Harry Morgan's Place
Whenever I travel and mention that I’m from Tacoma people tend to mention Tacoma’s reputation for crime. In the late eighties and early nineties the gang problem in Tacoma was rivaling that of Los Angeles. We averaged a drive-by shooting every other day. During the mid-nineties things cooled down a bit but the last couple years have seen a return of various forms of violence. Just last weekend there was a shootout on South 48th street that left a gunman dead and a cop shot in the leg.
It’d be nice to think that the reputation of Tacoma as a crime-plagued city is a recent event but crime has been a major component of Tacoma since it began and the first big name in crime in Tacoma was Harry Morgan.
Harry Morgan was said to have arrived from Maryland at the age of 34, though there are no records to that effect. Morgan arrived in Tacoma on a February morning in 1884 to find a rising unemployment rate and a falling economy. In looking over the town he saw what was missing: a decent saloon.
Morgan’s Board of Trade Billiard Hall and Theatre Comique wasn’t just a place where you could get a drink. The waitresses also sang and danced and would meet you in one of the secluded booths for other services as well if you had the money for it. There were also card rooms and gaming tables. Most of what went on at Harry Morgan’s place wasn’t legal but his infractions weren’t anything you couldn’t bribe away.
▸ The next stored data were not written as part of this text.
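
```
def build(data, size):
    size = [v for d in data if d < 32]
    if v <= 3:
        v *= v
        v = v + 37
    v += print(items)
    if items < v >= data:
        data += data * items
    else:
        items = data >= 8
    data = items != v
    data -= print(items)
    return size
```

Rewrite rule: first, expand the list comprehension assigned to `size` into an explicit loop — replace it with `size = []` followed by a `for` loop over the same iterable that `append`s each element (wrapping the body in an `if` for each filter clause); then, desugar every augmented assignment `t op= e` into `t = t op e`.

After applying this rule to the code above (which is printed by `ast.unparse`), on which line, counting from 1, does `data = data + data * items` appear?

Transformed code:
def build(data, size):
    size = []
    for d in data:
        if d < 32:
            size.append(v)
    if v <= 3:
        v = v * v
        v = v + 37
    v = v + print(items)
    if items < v >= data:
        data = data + data * items
    else:
        items = data >= 8
    data = items != v
    data = data - print(items)
    return size

11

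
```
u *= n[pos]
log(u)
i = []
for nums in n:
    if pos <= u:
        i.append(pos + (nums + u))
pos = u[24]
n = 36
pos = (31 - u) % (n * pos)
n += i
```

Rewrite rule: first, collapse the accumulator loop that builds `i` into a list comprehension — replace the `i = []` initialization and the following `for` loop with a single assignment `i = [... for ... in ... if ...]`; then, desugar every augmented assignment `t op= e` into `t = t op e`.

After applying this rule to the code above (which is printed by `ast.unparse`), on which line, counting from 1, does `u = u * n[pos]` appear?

Transformed code:
u = u * n[pos]
log(u)
i = [pos + (nums + u) for nums in n if pos <= u]
pos = u[24]
n = 36
pos = (31 - u) % (n * pos)
n = n + i

1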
While other gambling and prostitution establishments seemed to get raided on a regular basis, Morgan’s place grew more and more popular.
Only a couple blocks away from the Tacoma Hotel the closest entertainment to be had was Morgan’s Theatre Comique. Every week there’d be a new show. A tight wire act, comedians, singers, you never knew what might be on the stage.
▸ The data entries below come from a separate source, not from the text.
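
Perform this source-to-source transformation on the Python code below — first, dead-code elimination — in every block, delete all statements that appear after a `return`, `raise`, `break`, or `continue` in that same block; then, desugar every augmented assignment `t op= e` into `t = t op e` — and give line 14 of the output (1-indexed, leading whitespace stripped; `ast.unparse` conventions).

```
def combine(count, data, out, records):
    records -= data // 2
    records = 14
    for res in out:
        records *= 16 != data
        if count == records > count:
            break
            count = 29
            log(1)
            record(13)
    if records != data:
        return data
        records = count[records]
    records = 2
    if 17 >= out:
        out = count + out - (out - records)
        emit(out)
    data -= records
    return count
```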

Not everyone appreciated Harry’s place. The Ledger, the local paper, frequently condemned the place and the man himself. There were many stories of swindles, graft, and corruption but few ever stuck. When an associate of Morgan’s was convicted on one of these cons, Morgan’s lawyer appealed it on the grounds that women were on the juries involved and won, getting his associate off and dealing a blow to women’s rights.
Harry Morgan died in 1890 at the age of 40. There was talk that his estate was worth over a million dollars. It was said that Morgan’s place averaged a take in of $20,000 to $30,000 a month, but the combination of payments to employees, law enforcement officials, lawyers, and more than a couple bad investments had dwindled his fortune to less than $28,000 in the end.
Morgan’s death didn’t end the crime and corruption in Tacoma and it wasn’t until the 1940’s that anything was done about the easily bought Tacoma Police Department.